Enhancing the balanced scorecard

The balance scorecard is an important strategy evaluation tool in strategic management that is
also used to evaluate strategies from 4 perspectives:

1. Financial Performance
2. Customer Knowledge
3. Internal Business Processes
4. Learning & Growth
5. Social Responsibility – Social responsibility is an ethical framework and suggests that individuals
and corporations have a duty to act the best interest of the society. It is important for
businesses because it demonstrates to both its consumers and the media that the company
takes an interest in wider social issues that have no direct impact to profit margin and while
social responsibility has no immediate effect on profit margins being socially responsible is also
an effective tool in building a great brand.

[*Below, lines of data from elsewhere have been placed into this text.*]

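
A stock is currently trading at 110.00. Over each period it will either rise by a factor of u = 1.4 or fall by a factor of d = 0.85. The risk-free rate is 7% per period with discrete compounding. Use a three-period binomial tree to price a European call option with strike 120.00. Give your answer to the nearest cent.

24.37

Risk-neutral probability p = (1 + 0.07 − 0.85)/(1.4 − 0.85) = 0.2200/0.5500 = 0.4000
Terminal stock prices: S_uuu = 301.8, S_uud = 183.3, S_udd = 111.3, S_ddd = 67.55
Terminal payoffs (S − K): max(181.8, 0) = 181.8, max(63.26, 0) = 63.26, max(-8.735, 0) = 0, max(-52.45, 0) = 0
Node uu (S = 215.6): V_uu = 1/1.07·[0.4000·181.8400 + 0.6000·63.2600] = 103.4505
Node ud (S = 130.9): V_ud = 1/1.07·[0.4000·63.2600 + 0.6000·0.0000] = 23.6486
Node dd (S = 79.47): V_dd = 1/1.07·[0.4000·0.0000 + 0.6000·0.0000] = 0.0000
Node u (S = 154): V_u = 1/1.07·[0.4000·103.4505 + 0.6000·23.6486] = 51.9340
Node d (S = 93.5): V_d = 1/1.07·[0.4000·23.6486 + 0.6000·0.0000] = 8.8406
Node 0 (S = 110): V_0 = 1/1.07·[0.4000·51.9340 + 0.6000·8.8406] = 24.3719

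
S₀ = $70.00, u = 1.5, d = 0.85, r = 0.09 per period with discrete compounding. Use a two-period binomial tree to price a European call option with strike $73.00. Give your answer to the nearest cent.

$16.07

Risk-neutral probability p = (1 + 0.09 − 0.85)/(1.5 − 0.85) = 0.2400/0.6500 = 0.3692
Terminal stock prices: S_uu = 157.5, S_ud = 89.25, S_dd = 50.57
Terminal payoffs (S − K): max(84.5, 0) = 84.5, max(16.25, 0) = 16.25, max(-22.43, 0) = 0
Node u (S = 105): V_u = 1/1.09·[0.3692·84.5000 + 0.6308·16.2500] = 38.0275
Node d (S = 59.5): V_d = 1/1.09·[0.3692·16.2500 + 0.6308·0.0000] = 5.5046
Node 0 (S = 70): V_0 = 1/1.09·[0.3692·38.0275 + 0.6308·5.5046] = 16.0670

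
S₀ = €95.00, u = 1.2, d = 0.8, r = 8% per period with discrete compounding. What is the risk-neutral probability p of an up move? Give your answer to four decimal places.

Risk-neutral probability p = (1 + 0.08 − 0.8)/(1.2 − 0.8) = 0.2800/0.4000 = 0.7000

p = 0.7000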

Good strategists should also consider the fact that
there are many evidences that a healthy social responsibility policy of a company can actually
impact buying decisions because modern day customers now seek to have ethical purchases.

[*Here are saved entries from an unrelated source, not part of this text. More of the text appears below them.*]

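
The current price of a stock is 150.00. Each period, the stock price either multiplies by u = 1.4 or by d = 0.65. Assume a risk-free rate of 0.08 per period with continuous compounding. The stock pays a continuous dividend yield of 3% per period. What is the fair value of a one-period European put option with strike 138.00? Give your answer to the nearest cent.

17.38

Per-period risk-free factor R = e^0.08 = 1.0833; dividend-adjusted growth = e^(0.08−0.03) = 1.0513.
Risk-neutral probability p = (1.0513 − 0.65)/(1.4 − 0.65) = 0.4013/0.7500 = 0.5350
Terminal stock prices: S_u = 210, S_d = 97.5
Terminal payoffs (K − S): max(-72, 0) = 0, max(40.5, 0) = 40.5
Node 0 (S = 150): V_0 = e^(−0.08)·[0.5350·0.0000 + 0.4650·40.5000] = 17.3835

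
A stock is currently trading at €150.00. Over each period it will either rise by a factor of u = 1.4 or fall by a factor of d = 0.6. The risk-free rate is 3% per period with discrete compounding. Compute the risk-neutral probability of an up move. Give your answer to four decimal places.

Risk-neutral probability p = (1 + 0.03 − 0.6)/(1.4 − 0.6) = 0.4300/0.8000 = 0.5375

p = 0.5375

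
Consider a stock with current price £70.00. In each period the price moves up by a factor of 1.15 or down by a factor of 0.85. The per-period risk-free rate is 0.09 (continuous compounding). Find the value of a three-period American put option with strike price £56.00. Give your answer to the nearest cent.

Risk-neutral probability p = (e^0.09 − 0.85)/(1.15 − 0.85) = 0.2442/0.3000 = 0.8139
Terminal stock prices: S_uuu = 106.5, S_uud = 78.69, S_udd = 58.16, S_ddd = 42.99
Terminal payoffs (K − S): max(-50.46, 0) = 0, max(-22.69, 0) = 0, max(-2.161, 0) = 0, max(13.01, 0) = 13.01
Node uu (S = 92.57): continuation = e^(−0.09)·[0.8139·0.0000 + 0.1861·0.0000] = 0.0000; exercise value = 0.0000 ≤ continuation, so V_uu = 0.0000
Node ud (S = 68.42): continuation = e^(−0.09)·[0.8139·0.0000 + 0.1861·0.0000] = 0.0000; exercise value = 0.0000 ≤ continuation, so V_ud = 0.0000
Node dd (S = 50.57): continuation = e^(−0.09)·[0.8139·0.0000 + 0.1861·13.0113] = 2.2128; exercise value = 5.4250 > continuation, so V_dd = 5.4250 (exercise)
Node u (S = 80.5): continuation = e^(−0.09)·[0.8139·0.0000 + 0.1861·0.0000] = 0.0000; exercise value = 0.0000 ≤ continuation, so V_u = 0.0000
Node d (S = 59.5): continuation = e^(−0.09)·[0.8139·0.0000 + 0.1861·5.4250] = 0.9226; exercise value = 0.0000 ≤ continuation, so V_d = 0.9226
Node 0 (S = 70): continuation = e^(−0.09)·[0.8139·0.0000 + 0.1861·0.9226] = 0.1569; exercise value = 0.0000 ≤ continuation, so V_0 = 0.1569

£0.16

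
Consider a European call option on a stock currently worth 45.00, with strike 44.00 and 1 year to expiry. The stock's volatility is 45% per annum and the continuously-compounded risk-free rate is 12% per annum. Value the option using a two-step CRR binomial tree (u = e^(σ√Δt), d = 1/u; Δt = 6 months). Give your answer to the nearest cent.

10.16

CRR parameters: u = e^(σ√Δt) = e^(0.45·√0.5) = 1.3746, d = 1/u = 0.7275
Per-period rate: rΔt = 0.12·0.5 = 0.06, so R = e^0.06 = 1.0618
Risk-neutral probability p = (e^0.06 − 0.7275)/(1.3746 − 0.7275) = 0.3344/0.6472 = 0.5167
Terminal stock prices: S_uu = 85.03, S_ud = 45, S_dd = 23.81
Terminal payoffs (S − K): max(41.03, 0) = 41.03, max(1, 0) = 1, max(-20.19, 0) = 0
Node u (S = 61.86): V_u = e^(−0.06)·[0.5167·41.0346 + 0.4833·1.0000] = 20.4215
Node d (S = 32.74): V_d = e^(−0.06)·[0.5167·1.0000 + 0.4833·0.0000] = 0.4866
Node 0 (S = 45): V_0 = e^(−0.06)·[0.5167·20.4215 + 0.4833·0.4866] = 10.1581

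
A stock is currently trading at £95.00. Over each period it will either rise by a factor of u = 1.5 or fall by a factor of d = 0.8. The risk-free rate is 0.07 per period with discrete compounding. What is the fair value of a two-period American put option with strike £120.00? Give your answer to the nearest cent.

Risk-neutral probability p = (1 + 0.07 − 0.8)/(1.5 − 0.8) = 0.2700/0.7000 = 0.3857
Terminal stock prices: S_uu = 213.8, S_ud = 114, S_dd = 60.8
Terminal payoffs (K − S): max(-93.75, 0) = 0, max(6, 0) = 6, max(59.2, 0) = 59.2
Node u (S = 142.5): continuation = 1/1.07·[0.3857·0.0000 + 0.6143·6.0000] = 3.4446; exercise value = 0.0000 ≤ continuation, so V_u = 3.4446
Node d (S = 76): continuation = 1/1.07·[0.3857·6.0000 + 0.6143·59.2000] = 36.1495; exercise value = 44.0000 > continuation, so V_d = 44.0000 (exercise)
Node 0 (S = 95): continuation = 1/1.07·[0.3857·3.4446 + 0.6143·44.0000] = 26.5021; exercise value = 25.0000 ≤ continuation, so V_0 = 26.5021

£26.50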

These tools help ensure that companies are on the right track to pursue their strategies.

Thomson Reuters Global Diversity and Inclusion Index

Being social responsible can boost a company’s image and build its trend the effect is that
customers trust them more and value them more as a company and likewise this business practice
empowers employees to use corporate resources for better results. 4 pillars are:

1. Diversity
2. Inclusion
3. News & Controversies
4. People Development.

Corruption in the Global Marketplace

We define corruption as the abuse of entrusted power for private gain. Corruption erodes trust,
weakens democracy, hampers economic development and further exacerbates inequality, poverty,
social division and the environmental crisis. Exposing corruption and holding the corrupt to account can
only happen if we understand the way corruption works and the system enable it.

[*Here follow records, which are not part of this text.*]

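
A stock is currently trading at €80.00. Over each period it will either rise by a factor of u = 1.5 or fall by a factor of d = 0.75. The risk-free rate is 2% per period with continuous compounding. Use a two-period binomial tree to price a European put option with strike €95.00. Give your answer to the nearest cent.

Risk-neutral probability p = (e^0.02 − 0.75)/(1.5 − 0.75) = 0.2702/0.7500 = 0.3603
Terminal stock prices: S_uu = 180, S_ud = 90, S_dd = 45
Terminal payoffs (K − S): max(-85, 0) = 0, max(5, 0) = 5, max(50, 0) = 50
Node u (S = 120): V_u = e^(−0.02)·[0.3603·0.0000 + 0.6397·5.0000] = 3.1353
Node d (S = 60): V_d = e^(−0.02)·[0.3603·5.0000 + 0.6397·50.0000] = 33.1189
Node 0 (S = 80): V_0 = e^(−0.02)·[0.3603·3.1353 + 0.6397·33.1189] = 21.8748

€21.87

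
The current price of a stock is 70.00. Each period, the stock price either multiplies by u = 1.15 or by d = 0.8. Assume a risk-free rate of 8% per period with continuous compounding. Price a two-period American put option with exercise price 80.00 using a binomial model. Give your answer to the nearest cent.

Risk-neutral probability p = (e^0.08 − 0.8)/(1.15 − 0.8) = 0.2833/0.3500 = 0.8094
Terminal stock prices: S_uu = 92.57, S_ud = 64.4, S_dd = 44.8
Terminal payoffs (K − S): max(-12.57, 0) = 0, max(15.6, 0) = 15.6, max(35.2, 0) = 35.2
Node u (S = 80.5): continuation = e^(−0.08)·[0.8094·0.0000 + 0.1906·15.6000] = 2.7449; exercise value = 0.0000 ≤ continuation, so V_u = 2.7449
Node d (S = 56): continuation = e^(−0.08)·[0.8094·15.6000 + 0.1906·35.2000] = 17.8493; exercise value = 24.0000 > continuation, so V_d = 24.0000 (exercise)
Node 0 (S = 70): continuation = e^(−0.08)·[0.8094·2.7449 + 0.1906·24.0000] = 6.2738; exercise value = 10.0000 > continuation, so V_0 = 10.0000 (exercise)

10.00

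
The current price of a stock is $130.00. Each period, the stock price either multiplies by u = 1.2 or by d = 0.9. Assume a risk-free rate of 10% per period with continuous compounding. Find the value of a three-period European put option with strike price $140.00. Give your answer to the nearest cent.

$3.13

Risk-neutral probability p = (e^0.1 − 0.9)/(1.2 − 0.9) = 0.2052/0.3000 = 0.6839
Terminal stock prices: S_uuu = 224.6, S_uud = 168.5, S_udd = 126.4, S_ddd = 94.77
Terminal payoffs (K − S): max(-84.64, 0) = 0, max(-28.48, 0) = 0, max(13.64, 0) = 13.64, max(45.23, 0) = 45.23
Node uu (S = 187.2): V_uu = e^(−0.1)·[0.6839·0.0000 + 0.3161·0.0000] = 0.0000
Node ud (S = 140.4): V_ud = e^(−0.1)·[0.6839·0.0000 + 0.3161·13.6400] = 3.9013
Node dd (S = 105.3): V_dd = e^(−0.1)·[0.6839·13.6400 + 0.3161·45.2300] = 21.3772
Node u (S = 156): V_u = e^(−0.1)·[0.6839·0.0000 + 0.3161·3.9013] = 1.1158
Node d (S = 117): V_d = e^(−0.1)·[0.6839·3.9013 + 0.3161·21.3772] = 8.5284
Node 0 (S = 130): V_0 = e^(−0.1)·[0.6839·1.1158 + 0.3161·8.5284] = 3.1298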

International Business Corruption

Common Forms of Corruption in the Global Marketplace

1. SMUGGLING - The illegal trade and transportation of goods devised to circumvent customs
duties & taxes.
2. MONEY LAUNDERING - Involves concealing the original source of ill-gotten funds by channeling
them into legitimate business activities and bank deposits in other countries. The process of
money laundering involves three stages: Placement, Layering and Integration
3. PIRACY AND COUNTERFEITING - Piracy is the unauthorized duplication of copyrighted content
with the intent of selling at a substantially lower price while Counterfeiting goes a step beyond
piracy and attempts to pass the copied product as an original.
4. BRIBERY - The offering/giving of any item that is of value with the intent of influencing actions.

The Global Cost of Corruption

Corruption costs at least $2 trillion worldwide every year-world economic forum

Transparency International

In 1993 retired World Bank official Peter Egen and his allies founded transparency international
to tackle corruption due to his experiences in Africa. “We have one vision, a world free of corruption”
Our global movement works in over 100 countries to end the injustice of corruption by promoting
transparency, accountability and integrity

Corruption Perceptions Index (CPI)

CPI is the global leading indicator of public sector corruption and provides an annual report of
the relative degree of corruption in 180 countries.